Move over Fleetwood Mac (bet you didn’t think I’d be saying this at the start of this review). ‘Bottomfeeder’ is the track that would make me happily remain shipwrecked on a desert island with only a football as a friend. It totally engulfs every ounce of stress and transcends you to a truly harmonious state of mind. Palmer’s voice, married to the strung out synth and borderline electronic undercurrent is a match made in heaven. 6 minutes and 13 seconds just isn’t long enough.

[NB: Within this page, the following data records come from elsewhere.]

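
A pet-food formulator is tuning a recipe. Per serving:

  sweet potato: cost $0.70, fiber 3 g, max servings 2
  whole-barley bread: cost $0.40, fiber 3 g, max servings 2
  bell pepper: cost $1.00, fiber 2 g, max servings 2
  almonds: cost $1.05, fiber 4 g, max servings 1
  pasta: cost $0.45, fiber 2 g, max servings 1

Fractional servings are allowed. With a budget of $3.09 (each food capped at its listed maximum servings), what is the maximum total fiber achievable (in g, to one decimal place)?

15.7 g

Fiber per dollar: whole-barley bread 7.5, pasta 4.444, sweet potato 4.286, almonds 3.81, bell pepper 2.
Take 2 servings of whole-barley bread: spends $0.80, +6.0 g fiber (running total 6.0 g).
Take 1 serving of pasta: spends $0.45, +2.0 g fiber (running total 8.0 g).
Take 2 servings of sweet potato: spends $1.40, +6.0 g fiber (running total 14.0 g).
Take 0.419 servings of almonds: spends $0.44, +1.7 g fiber (running total 15.7 g).
Greedy by best ratio exhausts the cost allowance optimally: 15.7 g.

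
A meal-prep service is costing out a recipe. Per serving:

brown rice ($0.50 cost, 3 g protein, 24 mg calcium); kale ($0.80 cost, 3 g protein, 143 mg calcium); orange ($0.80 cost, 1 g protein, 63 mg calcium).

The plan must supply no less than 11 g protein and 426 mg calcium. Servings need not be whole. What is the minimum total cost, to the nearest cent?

$2.69

Two binding constraints pin down two serving amounts, so the optimal mix uses at most two foods. The candidates are each food alone (scaled to the tighter of protein/calcium) and each pair with both constraints tight.
brown rice only: max(11/3, 426/24) = 17.75 servings → $8.88.
kale only: max(11/3, 426/143) = 3.667 servings → $2.93.
orange only: max(11/1, 426/63) = 11 servings → $8.80.
brown rice + kale with both tight: 0.8263 servings and 2.84 servings → $2.69.
brown rice + orange with both tight: 1.618 servings and 6.145 servings → $5.73.
kale + orange: intersection lies outside the first quadrant.
So the least-cost plan costs $2.69.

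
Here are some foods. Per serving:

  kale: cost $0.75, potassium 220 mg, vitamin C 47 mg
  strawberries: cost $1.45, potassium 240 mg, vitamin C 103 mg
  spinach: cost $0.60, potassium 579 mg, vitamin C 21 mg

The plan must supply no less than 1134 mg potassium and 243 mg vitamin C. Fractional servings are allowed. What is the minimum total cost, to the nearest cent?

Minimising a linear cost over {potassium ≥ 1134, vitamin C ≥ 243, servings ≥ 0} — the optimum is at a vertex, using one or two foods.
kale only: max(1134/220, 243/47) = 5.17 servings → $3.88.
strawberries only: max(1134/240, 243/103) = 4.725 servings → $6.85.
spinach only: max(1134/579, 243/21) = 11.57 servings → $6.94.
kale + strawberries with both tight: 5.139 servings and 0.01424 servings → $3.87.
kale + spinach with both targets exact would need a negative amount; discard.
strawberries + spinach with both tight: 2.141 servings and 1.071 servings → $3.75.
The minimum over all feasible corners is $3.75.

$3.75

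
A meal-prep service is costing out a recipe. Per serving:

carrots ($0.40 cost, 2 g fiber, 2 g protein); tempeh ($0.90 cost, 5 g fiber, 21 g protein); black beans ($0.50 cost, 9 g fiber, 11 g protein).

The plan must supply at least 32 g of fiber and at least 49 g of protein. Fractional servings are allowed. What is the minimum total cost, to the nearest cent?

Compare the cost at each extreme point of the feasible region.
carrots only: max(32/2, 49/2) = 24.5 servings → $9.80.
tempeh only: max(32/5, 49/21) = 6.4 servings → $5.76.
black beans only: max(32/9, 49/11) = 4.455 servings → $2.23.
carrots + tempeh with both tight: 13.34 servings and 1.062 servings → $6.29.
carrots + black beans: intersection lies outside the first quadrant.
tempeh + black beans with both tight: 0.6642 servings and 3.187 servings → $2.19.
So the least-cost plan costs $2.19.

$2.19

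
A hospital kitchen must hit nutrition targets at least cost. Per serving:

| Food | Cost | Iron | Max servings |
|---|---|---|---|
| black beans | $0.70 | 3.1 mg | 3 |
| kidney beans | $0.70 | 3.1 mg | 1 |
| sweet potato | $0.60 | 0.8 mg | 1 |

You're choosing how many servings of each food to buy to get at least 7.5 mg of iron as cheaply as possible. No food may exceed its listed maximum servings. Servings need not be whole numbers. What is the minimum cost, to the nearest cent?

Cost per mg of iron: black beans $0.2258, kidney beans $0.2258, sweet potato $0.7500.
Take 2.419 servings of black beans: +7.5 mg iron for $1.69 (total $1.69, still need 0.0 mg).
Filling from the cheapest source first is optimal under one linear minimum: $1.69.

$1.69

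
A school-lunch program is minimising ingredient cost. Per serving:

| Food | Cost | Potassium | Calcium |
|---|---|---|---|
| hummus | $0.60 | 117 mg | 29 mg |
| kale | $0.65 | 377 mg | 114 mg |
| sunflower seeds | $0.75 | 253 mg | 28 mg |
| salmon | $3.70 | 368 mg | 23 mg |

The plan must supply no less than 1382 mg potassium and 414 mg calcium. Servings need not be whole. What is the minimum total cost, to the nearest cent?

$2.38

hummus only: max(1382/117, 414/29) = 14.28 servings → $8.57.
kale only: max(1382/377, 414/114) = 3.666 servings → $2.38.
sunflower seeds only: max(1382/253, 414/28) = 14.79 servings → $11.09.
salmon only: max(1382/368, 414/23) = 18 servings → $66.60.
hummus + kale with both tight: 0.6112 servings and 3.476 servings → $2.63.
hummus + sunflower seeds: intersection lies outside the first quadrant.
hummus + salmon: the both-tight solution has a negative serving — not a feasible corner.
kale + sunflower seeds with both tight: 3.612 servings and 0.08039 servings → $2.41.
kale + salmon with both tight: 3.623 servings and 0.04417 servings → $2.52.
sunflower seeds + salmon: intersection lies outside the first quadrant.
Cheapest feasible corner: $2.38.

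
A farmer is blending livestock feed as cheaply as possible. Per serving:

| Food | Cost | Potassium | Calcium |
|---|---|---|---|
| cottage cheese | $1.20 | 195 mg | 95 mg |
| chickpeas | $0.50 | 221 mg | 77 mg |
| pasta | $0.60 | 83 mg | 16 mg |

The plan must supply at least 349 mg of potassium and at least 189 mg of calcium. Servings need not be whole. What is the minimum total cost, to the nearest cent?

$1.23

cottage cheese only: max(349/195, 189/95) = 1.989 servings → $2.39.
chickpeas only: max(349/221, 189/77) = 2.455 servings → $1.23.
pasta only: max(349/83, 189/16) = 11.81 servings → $7.09.
cottage cheese + chickpeas: the both-tight solution has a negative serving — not a feasible corner.
cottage cheese + pasta: the both-tight solution has a negative serving — not a feasible corner.
chickpeas + pasta: the both-tight solution has a negative serving — not a feasible corner.
Cheapest feasible corner: $1.23.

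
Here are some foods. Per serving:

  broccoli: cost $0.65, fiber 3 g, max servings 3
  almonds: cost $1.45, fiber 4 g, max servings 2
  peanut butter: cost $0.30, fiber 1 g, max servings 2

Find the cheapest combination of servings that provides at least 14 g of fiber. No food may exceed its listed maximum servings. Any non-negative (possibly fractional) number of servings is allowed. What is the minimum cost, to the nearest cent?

Cost per g of fiber: broccoli $0.2167, peanut butter $0.3000, almonds $0.3625.
Take 3 servings of broccoli: +9.0 g fiber for $1.95 (total $1.95, still need 5.0 g).
Take 2 servings of peanut butter: +2.0 g fiber for $0.60 (total $2.55, still need 3.0 g).
Take 0.75 servings of almonds: +3.0 g fiber for $1.09 (total $3.64, still need 0.0 g).
Filling from the cheapest source first is optimal under one linear minimum: $3.64.

$3.64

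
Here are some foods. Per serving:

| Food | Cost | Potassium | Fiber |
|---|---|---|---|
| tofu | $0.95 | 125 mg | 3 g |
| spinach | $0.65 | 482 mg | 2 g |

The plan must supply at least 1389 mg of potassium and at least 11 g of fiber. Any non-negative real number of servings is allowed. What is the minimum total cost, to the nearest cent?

This is a tiny linear program; its minimum lies at a vertex of the feasible set. List the vertices and price them.
tofu only: max(1389/125, 11/3) = 11.11 servings → $10.56.
spinach only: max(1389/482, 11/2) = 5.5 servings → $3.58.
tofu + spinach with both tight: 2.11 servings and 2.334 servings → $3.52.
The minimum over all feasible corners is $3.52.

$3.52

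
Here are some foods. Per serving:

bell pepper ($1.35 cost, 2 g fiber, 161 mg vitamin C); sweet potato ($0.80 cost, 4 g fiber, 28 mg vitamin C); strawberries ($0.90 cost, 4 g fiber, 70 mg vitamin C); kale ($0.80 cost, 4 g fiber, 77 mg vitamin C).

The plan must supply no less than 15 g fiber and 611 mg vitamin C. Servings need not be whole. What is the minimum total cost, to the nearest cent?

bell pepper only: max(15/2, 611/161) = 7.5 servings → $10.12.
sweet potato only: max(15/4, 611/28) = 21.82 servings → $17.46.
strawberries only: max(15/4, 611/70) = 8.729 servings → $7.86.
kale only: max(15/4, 611/77) = 7.935 servings → $6.35.
bell pepper + sweet potato with both tight: 3.442 servings and 2.029 servings → $6.27.
bell pepper + strawberries with both tight: 2.766 servings and 2.367 servings → $5.86.
bell pepper + kale with both tight: 2.631 servings and 2.435 servings → $5.50.
sweet potato + strawberries: intersection lies outside the first quadrant.
sweet potato + kale: intersection lies outside the first quadrant.
strawberries + kale with both targets exact would need a negative amount; discard.
Cheapest feasible corner: $5.50.

$5.50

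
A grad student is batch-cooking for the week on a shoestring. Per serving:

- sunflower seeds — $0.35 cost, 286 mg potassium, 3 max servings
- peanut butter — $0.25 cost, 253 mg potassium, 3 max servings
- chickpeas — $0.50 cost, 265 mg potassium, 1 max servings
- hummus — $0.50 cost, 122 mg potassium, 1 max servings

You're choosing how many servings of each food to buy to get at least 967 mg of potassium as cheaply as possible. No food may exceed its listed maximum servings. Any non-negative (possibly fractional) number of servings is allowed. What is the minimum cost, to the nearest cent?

Cost per mg of potassium: peanut butter $0.0010, sunflower seeds $0.0012, chickpeas $0.0019, hummus $0.0041.
Take 3 servings of peanut butter: +759.0 mg potassium for $0.75 (total $0.75, still need 208.0 mg).
Take 0.7273 servings of sunflower seeds: +208.0 mg potassium for $0.25 (total $1.00, still need 0.0 mg).
Filling from the cheapest source first is optimal under one linear minimum: $1.00.

$1.00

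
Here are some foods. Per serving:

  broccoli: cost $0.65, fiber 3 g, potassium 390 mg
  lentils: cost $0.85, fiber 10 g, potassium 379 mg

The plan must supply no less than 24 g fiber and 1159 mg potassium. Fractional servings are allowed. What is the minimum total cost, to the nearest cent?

$2.40

This is a tiny linear program; its minimum lies at a vertex of the feasible set. List the vertices and price them.
broccoli only: max(24/3, 1159/390) = 8 servings → $5.20.
lentils only: max(24/10, 1159/379) = 3.058 servings → $2.60.
broccoli + lentils with both tight: 0.9026 servings and 2.129 servings → $2.40.
So the least-cost plan costs $2.40.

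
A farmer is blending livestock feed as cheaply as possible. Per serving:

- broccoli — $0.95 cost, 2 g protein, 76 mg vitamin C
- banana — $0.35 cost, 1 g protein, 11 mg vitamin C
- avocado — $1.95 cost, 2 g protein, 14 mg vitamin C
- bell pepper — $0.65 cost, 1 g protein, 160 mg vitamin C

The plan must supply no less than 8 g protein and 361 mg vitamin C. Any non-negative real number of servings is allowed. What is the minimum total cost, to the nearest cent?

Check every corner: each single food scaled to meet both minima, and each pair solved so both constraints bind.
broccoli only: max(8/2, 361/76) = 4.75 servings → $4.51.
banana only: max(8/1, 361/11) = 32.82 servings → $11.49.
avocado only: max(8/2, 361/14) = 25.79 servings → $50.28.
bell pepper only: max(8/1, 361/160) = 8 servings → $5.20.
broccoli + banana: the both-tight solution has a negative serving — not a feasible corner.
broccoli + avocado with both targets exact would need a negative amount; discard.
broccoli + bell pepper with both tight: 3.766 servings and 0.4672 servings → $3.88.
banana + avocado: the both-tight solution has a negative serving — not a feasible corner.
banana + bell pepper with both tight: 6.168 servings and 1.832 servings → $3.35.
avocado + bell pepper with both tight: 3.003 servings and 1.993 servings → $7.15.
So the least-cost plan costs $3.35.

$3.35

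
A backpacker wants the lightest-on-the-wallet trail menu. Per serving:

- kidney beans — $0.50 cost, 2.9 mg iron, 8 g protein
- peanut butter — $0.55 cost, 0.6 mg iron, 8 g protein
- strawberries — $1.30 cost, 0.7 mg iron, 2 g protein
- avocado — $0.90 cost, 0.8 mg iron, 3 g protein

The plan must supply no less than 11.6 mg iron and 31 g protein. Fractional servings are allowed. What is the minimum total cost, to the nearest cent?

$2.00

Compare the cost at each extreme point of the feasible region.
kidney beans only: max(11.6/2.9, 31/8) = 4 servings → $2.00.
peanut butter only: max(11.6/0.6, 31/8) = 19.33 servings → $10.63.
strawberries only: max(11.6/0.7, 31/2) = 16.57 servings → $21.54.
avocado only: max(11.6/0.8, 31/3) = 14.5 servings → $13.05.
kidney beans + peanut butter: the both-tight solution has a negative serving — not a feasible corner.
kidney beans + strawberries: the both-tight solution has a negative serving — not a feasible corner.
kidney beans + avocado: the both-tight solution has a negative serving — not a feasible corner.
peanut butter + strawberries: the both-tight solution has a negative serving — not a feasible corner.
peanut butter + avocado: the both-tight solution has a negative serving — not a feasible corner.
strawberries + avocado with both targets exact would need a negative amount; discard.
Cheapest feasible corner: $2.00.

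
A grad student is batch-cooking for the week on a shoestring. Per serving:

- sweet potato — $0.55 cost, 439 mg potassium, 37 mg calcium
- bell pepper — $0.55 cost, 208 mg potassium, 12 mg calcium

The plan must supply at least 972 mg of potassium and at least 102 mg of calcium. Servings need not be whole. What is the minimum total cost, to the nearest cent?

At the optimum either one food covers both requirements or two foods hit both targets exactly; no other combination can be cheaper.
sweet potato only: max(972/439, 102/37) = 2.757 servings → $1.52.
bell pepper only: max(972/208, 102/12) = 8.5 servings → $4.67.
sweet potato + bell pepper: the both-tight solution has a negative serving — not a feasible corner.
So the least-cost plan costs $1.52.

$1.52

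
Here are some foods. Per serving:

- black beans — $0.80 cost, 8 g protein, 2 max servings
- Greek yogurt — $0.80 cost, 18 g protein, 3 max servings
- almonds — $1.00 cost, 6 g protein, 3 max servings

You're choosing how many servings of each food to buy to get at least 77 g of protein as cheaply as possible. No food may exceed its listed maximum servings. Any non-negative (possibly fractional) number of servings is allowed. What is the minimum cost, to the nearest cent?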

Ok I feel I could write a page about each song, but I will mention only one more stand out track. Amidst a lot of grunge, punk, cabaret rock there lies, ‘The Bed Song’. What a delightfully innocent, angelic lullaby come nursery rhyme. Gather round, Amanda Palmer will tell you a story. However in true Palmer style, the lyrics versus the sound are a huge irony. The tinkling piano masks her satirical and brutally realistic take on the world. “You take the heart failure, I’ll take the cancer…” Massively melancholic, the story is sugar-coated with a playful child-like melody to entwine the two contrasting scopes together. All in all it feels like an achievement getting through this album. It takes you on a journey into the dark crevices of Palmer’s mind as well as music itself. I feel like I have listened to every instrument, sound, tone, and rhythm combination I can think of. There is clearly no limit to this woman’s talent. She won over a skeptic. That’s praise enough.